Когда комариный налет загнал нас в комнаты, мы выезжали только за рыбой, надевая мешки со слюдяными вставками. Все же остальное время проводили вместе, видя каждый шаг другдруга.

Тогда Вера Рукавицына, которой исполнилось семнадцать лет, стала женой Лазарева и перешла в его комнату. Потом у Зотовых родилась дочь, и ее назвали Либертой. Однако ни то, ни другое не произвело на меня впечатления, и, если запомнилось, то потому только, что все это случилось за неделю до смерти больной Шнеерсон.

Помню, мы сидели за ужином и весело болтали, когда из комнат выбежала Анна Ивановна и сказала испуганным голосом:

— Она умирает…

Отец и Орлов тотчас же бросились к больной и некоторое время оставались там. Потом на их зов пошла мама и другие. Все шли почему-то на цыпочках, были бледны и растеряны.

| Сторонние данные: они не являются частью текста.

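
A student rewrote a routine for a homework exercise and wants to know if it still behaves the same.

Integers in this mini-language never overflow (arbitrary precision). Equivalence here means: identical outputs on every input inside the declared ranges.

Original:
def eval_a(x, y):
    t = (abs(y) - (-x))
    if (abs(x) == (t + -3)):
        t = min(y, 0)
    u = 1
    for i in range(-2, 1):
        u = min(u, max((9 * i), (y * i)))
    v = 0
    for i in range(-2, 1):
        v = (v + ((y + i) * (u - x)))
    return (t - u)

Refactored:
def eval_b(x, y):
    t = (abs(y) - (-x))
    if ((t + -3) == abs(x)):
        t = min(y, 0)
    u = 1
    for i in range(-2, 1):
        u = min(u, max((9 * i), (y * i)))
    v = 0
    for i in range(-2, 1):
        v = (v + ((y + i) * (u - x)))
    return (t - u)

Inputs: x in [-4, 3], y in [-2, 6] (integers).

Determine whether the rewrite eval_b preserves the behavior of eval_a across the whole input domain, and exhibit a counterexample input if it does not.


Side by side, the visible changes include: same computation, different form.
One worked example (x=-4, y=-2) — eval_a: t becomes -2; next (abs(x) == (t + -3)) evaluates to false; next u becomes 1; next at i=-2:; next u becomes 1; next at i=-1:; next u becomes 1; next at i=0:; next u becomes 0; next v becomes 0; next at i=-2:; next v becomes -16; next at i=-1:; next v becomes -28; next at i=0:; next v becomes -36; next final value -2; eval_b: t becomes -2; next ((t + -3) == abs(x)) evaluates to false; next u becomes 1; next at i=-2:; next u becomes 1; next at i=-1:; next u becomes 1; next at i=0:; next u becomes 0; next v becomes 0; next at i=-2:; next v becomes -16; next at i=-1:; next v becomes -28; next at i=0:; next v becomes -36; next final value -2; agreement on -2.
Checked all 72 inputs in the declared domain: the outputs agree on every one.
verdict: equivalent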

Мне стало страшно, и я остался вместе с другими детьми в мастерской. Мы молчали и тревожно переглядывались. Почему-то мне стало чудиться то, что мы испытывали в лодках среди непроницаемого тумана.

Вдруг выскочила Лия, страшная и непонятная. Она охватила обеих сестер и громко зарыдала. Потом, качаясь и спотыкаясь, как подстреленная, она увела их в страшную комнату. Там по-прежнему все было тихо, только слышался плач.

На меня напала тоска. Я не знал куда деться и бросился навстречу отцу. Он медленно выходил из комнаты и платком вытирал слезы. Я крепко охватил его руками и заплакал.

V

В эту зиму мне исполнилось четырнадцать лет, и я стал работать в мастерской вместе с Лешей Рукавицыным.

— Мы все должны быть инженерами, слесарями, кузнецами и плотниками, — говорил отец, — а кроме того мы должны уметь делать все.

Сам отец в то время был занят созданием легкого, но мощного аккумулятора, постройкой летательной машины и изысканием новых источников электрической энергии.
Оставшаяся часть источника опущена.